If you have high or very high triglycerides, your doctor may also recommend a prescription dose of supplemental omega-3 fatty acids. This should only be done under the advice and supervision of a doctor.

Be Carbohydrate Savvy

While extra calories from any source can be stored as triglycerides, excess calories from added sugars and alcohol may have a greater effect on raising triglycerides.

When choosing carbohydrate-rich foods, focus on whole grains, fruits, vegetables and low-fat dairy. Limit refined grains and sources of added sugars, such as desserts, baked goods and sugar-sweetened beverages. And, limit or avoid alcohol.
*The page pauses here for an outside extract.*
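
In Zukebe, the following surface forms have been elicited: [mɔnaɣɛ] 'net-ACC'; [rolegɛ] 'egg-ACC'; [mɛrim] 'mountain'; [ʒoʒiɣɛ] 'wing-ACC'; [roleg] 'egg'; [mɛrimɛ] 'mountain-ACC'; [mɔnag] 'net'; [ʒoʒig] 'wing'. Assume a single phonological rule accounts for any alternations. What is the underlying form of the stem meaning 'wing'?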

Mediterranean-style eating plans are similarly associated with improved heart health. This includes eating more fruits, vegetables, whole grains and seafood while limiting saturated fat, added sugars, sodium and alcohol. It also includes a moderate amount of monounsaturated and polyunsaturated fats found in oils such as canola and olive oils.

Consult a Professional

If your triglyceride level is above 150 mg/dL, discuss lifestyle changes with your doctor and registered dietitian nutritionist. An RDN can help you develop a healthy eating plan that meets your personal health needs and lifestyle.